Udacity Deep Reinforcement Learning Nanodegree Reacher Project
This is a solution for the second project of the Udacity deep reinforcement learning course. It includes a script to train an agent using the TD3 algorithm. The models are trained using the Stable Baselines3 project.
The agent consists of an arm with two joints and the environment contains a sphere which is rotating around the agent. The goal is to keep touching the ball as long as possible during an episode of 1000 timesteps.
- Rewards:
- +0.04 for each timestep the agent touches the sphere
- Input state:
- 33 continuous variables corresponding to position, rotation, velocity, and angular velocities of the arm
- Actions:
- 4 continuous variables, corresponding to torque applicable to two joints with values in [-1.0, 1.0]
- Goal:
- Get an average score of at least +30 over 100 consecutive episodes
- Environment:
- The environment that is used is a single agent provided by Udacity.
The problem is solved with TD3 using the stable baselines framework.
Unfortunately, the Unity ML environment used by Udacity for this project is a very early version that is a few years old - v0.4. This makes it extremely difficult to set things up, particularly in a Windows environment. Please see the separate guide I have provided on how to do this: setup project.
I have implemented an experiment based framework that allows for exploration of different hyperparameters when training a model. The parameters that you can specify are these:
- learning-rate the learning rate to use for training the model. Default is 0.0003.

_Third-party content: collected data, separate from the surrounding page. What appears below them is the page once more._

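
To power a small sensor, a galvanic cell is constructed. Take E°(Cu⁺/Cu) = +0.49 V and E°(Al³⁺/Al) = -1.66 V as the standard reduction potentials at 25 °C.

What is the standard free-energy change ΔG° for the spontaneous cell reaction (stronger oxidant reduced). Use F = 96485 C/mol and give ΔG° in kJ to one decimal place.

Cu⁺/Cu (E° = +0.49 V) is the cathode; Al³⁺/Al (E° = -1.66 V) is the anode, so E°cell = +2.15 V.
Balancing electrons gives n = 3 (lcm of 1 and 3).
ΔG° = −nFE° = −(3)(96485)(+2.15) = -622,328 J = -622.3 kJ.

-622.3 kJ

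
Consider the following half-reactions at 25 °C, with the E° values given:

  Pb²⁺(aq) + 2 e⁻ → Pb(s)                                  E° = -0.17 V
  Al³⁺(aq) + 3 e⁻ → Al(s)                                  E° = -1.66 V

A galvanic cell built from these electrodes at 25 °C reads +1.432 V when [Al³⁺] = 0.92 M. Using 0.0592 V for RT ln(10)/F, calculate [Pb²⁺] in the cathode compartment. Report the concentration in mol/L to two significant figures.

Pb²⁺/Pb is the cathode, Al³⁺/Al the anode: E°cell = +1.49 V, n = 6.
Overall reaction: 3 Pb²⁺(aq) + 2 Al(s) → 3 Pb(s) + 2 Al³⁺(aq); Q = [Al³⁺]^2/[Pb²⁺]^3.
From E = E° − (0.0592/n) log Q: log Q = (E° − E)·n/0.0592 = (+1.49 − (+1.432))·6/0.0592 = 5.8784.
So 3·log[Pb²⁺] = 2·log(0.92) − log Q = -0.0724 − (5.8784) = -5.9508; log[Pb²⁺] = -5.9508 / 3 = -1.9836; [Pb²⁺] = 10^(-1.9836) ≈ 0.010 M.

0.010 M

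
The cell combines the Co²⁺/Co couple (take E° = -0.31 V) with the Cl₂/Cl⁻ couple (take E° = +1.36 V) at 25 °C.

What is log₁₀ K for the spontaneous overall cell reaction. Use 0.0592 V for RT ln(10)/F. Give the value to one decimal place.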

- batch-size the size of batches that are sampled and used to train the model. Default is 100.
- buffer-size the size of the replay buffer. Default is 100,000.
- total-timesteps the total number of timesteps to train for. Default is 100,000.
- seed random seed to use. Default is -1 which means generate a random value.
- environment-port this is the port number used for communication with the Unity environment. If you want to have more than one agent running at the same time you would specify a different port for each of them. Default is 5005.
- policy-layers the hidden layers to use in the neural network. Specified as a comma separated list. Default is "400,300".
- algorithm the name of the algorithm to use to train the agent. At the moment only td3 is supported and this is the default value.
- executable-path the path to the executable to run. Please see the notes about setup project to help with this.
- experiments-root the root folder that experiment output will be written to.
- experiment-name the name of the experiment. A subfolder will be created to the 'experiments-root' folder with this name and all output from this experiment will be written to it.
- reward-threshold the reward value that the solution must attain over 100 consecutive episodes. Default is 30.0.
- gamma the gamma value used for greedy strategy. Default is 0.99.
Here is an example command line:
python train_agent.py --experiment-name td3-lr_0_0005-128_128_128_ts_600K --learning-rate 0.0005 --total-timesteps 600000 --policy-layers "128,128,128"